Он красивых женщин любил
Любовью не чинной,
И даже убит он был
Красивым мужчиной.
Он умел бумагу марать
Под треск свечки!
Ему было за что умирать
У Черной речки.
Поначалу все вроде сходится. Как и у Синявского, «счастливчик Пушкин» (так называется это стихотворение Булата) живет и творит – играя.
Но в конце вдруг выясняется, что его умение «бумагу марать» – не игра, а серьезное дело, за которое стоило «умирать на Черной речке».
Тут как будто вырисовывается некоторое противоречие.

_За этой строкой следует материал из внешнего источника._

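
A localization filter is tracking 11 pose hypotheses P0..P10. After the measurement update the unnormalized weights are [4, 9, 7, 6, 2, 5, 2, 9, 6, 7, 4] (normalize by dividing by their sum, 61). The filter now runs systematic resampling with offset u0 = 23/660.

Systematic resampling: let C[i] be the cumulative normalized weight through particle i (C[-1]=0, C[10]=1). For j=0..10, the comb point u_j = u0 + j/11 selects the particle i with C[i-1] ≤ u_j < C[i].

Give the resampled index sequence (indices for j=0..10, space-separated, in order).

C = [4/61, 13/61, 20/61, 26/61, 28/61, 33/61, 35/61, 44/61, 50/61, 57/61, 1]
j=0: u_0=23/660 ∈ [0, 4/61) → index 0
j=1: u_1=83/660 ∈ [4/61, 13/61) → index 1
j=2: u_2=13/60 ∈ [13/61, 20/61) → index 2
j=3: u_3=203/660 ∈ [13/61, 20/61) → index 2
j=4: u_4=263/660 ∈ [20/61, 26/61) → index 3
j=5: u_5=323/660 ∈ [28/61, 33/61) → index 5
j=6: u_6=383/660 ∈ [35/61, 44/61) → index 7
j=7: u_7=443/660 ∈ [35/61, 44/61) → index 7
j=8: u_8=503/660 ∈ [44/61, 50/61) → index 8
j=9: u_9=563/660 ∈ [50/61, 57/61) → index 9
j=10: u_10=623/660 ∈ [57/61, 1) → index 10

0 1 2 2 3 5 7 7 8 9 10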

Но оно легко снимается другим Булатовым стихотворением:
У поэта соперников нету
ни на улице и ни в судьбе.
И когда он кричит всему свету,
это он не о вас – о себе.
Руки тонкие к небу возносит,
жизнь и силы по капле губя.
Догорает, прощения просит:
это он не за вас – за себя.
Но когда достигает предела
и душа отлетает во тьму…
Поле пройдено. Сделано дело.
Вам решать: для чего и кому.
То ли мед, то ли горькая чаша,
То ли адский огонь, то ли храм…
Все, что было его, – нынче ваше.
Все для вас. Посвящается вам.
Все для вас! Посвящается вам!
Но это – потом. А сейчас, пока его душа еще не «отлетела во тьму», он «кричит всему свету»: отстаньте от меня! Не тяните ни вправо ни влево! Я не с вами – ни с теми ни с этими, – я сам по себе! И возносит к небу свои тонкие руки, и молит только об одном: «Дайте дописать роман до последнего листочка!..», «Дайте выкрикнуть слова, что давно лежат в копилке!..»
И вот, вопреки этой своей «декларации прав писателя», он позволяет втянуть себя в конфронтацию двух ветвей власти и решительно, безоговорочно, категорично примкнуть к одной из враждующих сторон.
Точнее, даже не «позволяет» себя втянуть в эту кровавую политическую схватку, а – в отличие от Синявского – сам, по доброй воле, по зову сердца, по естественному порыву души втягивается в этот, уже ставший вооруженным, конфликт.
В том, что это был именно зов сердца, порыв души, у меня нет ни малейших сомнений.
А чтобы объяснить, на чем основана эта моя уверенность, мне придется более подробно рассказать о том, что в те дни происходило с нами. И главное – восстановить в памяти все обстоятельства, связанные с главным, ключевым эпизодом, повернувшим и в конечном счете определившим последующий ход событий.
Рассказывая о той фазе путча, когда в ход уже пошло оружие, об этом эпизоде я умолчал. Даже не упомянул о нем.
Сейчас попытаюсь восполнить этот пробел.
Самым страшным для меня
в тот день (3 октября) был момент, когда диктор «Останкина» объявил, что первый этаж телецентра захвачен и поэтому телерадиовещание всех телекомпаний из «Останкина» прекращается. И экран моего телевизора погас.
Вскоре, правда, он опять засветился: это заработал единственный оставшийся в эфире телеканал государственного Российского телевидения. (Как потом я узнал, он не был отключен, потому что его эфирная студия была расположена не в Останкине, а на 5-й улице Ямского поля.)
Пауза длилась недолго, может быть, несколько минут. Но эти минуты были самыми страшными в моей жизни. Мелькнула мысль: все кончено, они победили.
Когда экран вновь засветился, я слегка успокоился. Но всей кожей чувствовал: дело дрянь.
Положение и впрямь было грозное. Куда более грозное, чем три года назад, в дни августовского путча 91-го.